Het aandeel ruw eiwit in het totale rantsoen van melkvee gaat omlaag van gemiddeld 163 gram per kilo droge stof vorig jaar naar gemiddeld 160 gram in 2025 en dan naar 158 gram in 2026. Foto: Van Assendelft Fotografie RundveeNieuws

Nieuwe afspraken over minder eiwit in voer melkvee

Minder eiwit in voer melkvee, daarover hebben verschillende sectorpartijen een afspraak gemaakt en vastgelegd in een convenant. Doel is om de uitstoot van stikstof in rundveemest te verkleinen.

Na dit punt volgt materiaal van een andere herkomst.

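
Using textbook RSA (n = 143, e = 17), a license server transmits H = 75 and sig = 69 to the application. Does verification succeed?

passes

sig^2 ≡ 69^2 = 4761 ≡ 42
sig^4 ≡ 42^2 = 1764 ≡ 48
sig^8 ≡ 48^2 = 2304 ≡ 16
sig^16 ≡ 16^2 = 256 ≡ 113
17 = 16 + 1, so sig^17 ≡ 113·69 ≡ 75 (mod 143)
75 = H, so the signature checks out.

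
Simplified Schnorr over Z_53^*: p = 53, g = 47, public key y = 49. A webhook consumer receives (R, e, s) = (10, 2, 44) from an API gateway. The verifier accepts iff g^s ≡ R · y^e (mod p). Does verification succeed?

fails

g^s mod p:
Squares mod 53: 47^1≡47, 47^2≡36, 47^4≡24, 47^8≡46, 47^16≡49, 47^32≡16
44 = 32 + 8 + 4, so 47^44 ≡ 16·46·24 ≡ 15 (mod 53)
R · y^e mod p:
Squares mod 53: 49^1≡49, 49^2≡16
49^2 ≡ 16 (mod 53)
10·16 = 160 ≡ 1 (mod 53)
15 ≠ 1; the check fails.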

Het aandeel ruw eiwit in het totale rantsoen van melkvee gaat omlaag van gemiddeld 163 gram per kilo droge stof vorig jaar naar gemiddeld 160 gram in 2025 en dan naar 158 gram in 2026. Het gaat hierbij om het totale rantsoen, van krachtvoer en ruwvoer samen.

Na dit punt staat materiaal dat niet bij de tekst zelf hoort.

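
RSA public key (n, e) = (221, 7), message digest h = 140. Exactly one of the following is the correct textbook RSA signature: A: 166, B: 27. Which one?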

Hiermee wordt invulling gegeven aan het zogeheten voerspoor: via voermaatregelen de hoeveelheid stikstof in rundveemest verminderen. Dit is nodig om onder het stikstofplafond te blijven, ofwel onder de totale hoeveelheid stikstof in dierlijke mest die de veehouderij mag produceren. Wordt dat overschreden, dan dreigt generieke korting in de melkveehouderij. Dit convenant moet helpen zo’n korting te voorkomen, aldus LTO.

Sturen op ureumgetal

Het convenant bevat geen dwingende maatregelen maar mikt op kennisvergroting en bewustwording. Daar werken verschillende organisaties aan mee, van voerbedrijven tot zuivelindustrie en zelfs accountants. Belangrijk instrument is het ureumgetal dat elke veehouder van het eigen bedrijf heeft of kan krijgen. ZuivelNL zorgt voor regionale cijfers waarmee veehouders zich kunnen vergelijken, maar die niet herleidbaar zijn tot een individueel bedrijf. B

Bedoeling is dat bedrijven met sterk afwijkende ureumgetallen hierover in gesprek gaan met de voer- en teeltadviseurs. Ze zouden dan een verbeterplan moeten maken. Maar dit is niet afdwingbaar. Daarvoor zou een algemeen verbindend verklaring nodig zijn, maar die zit niet in de pijplijn.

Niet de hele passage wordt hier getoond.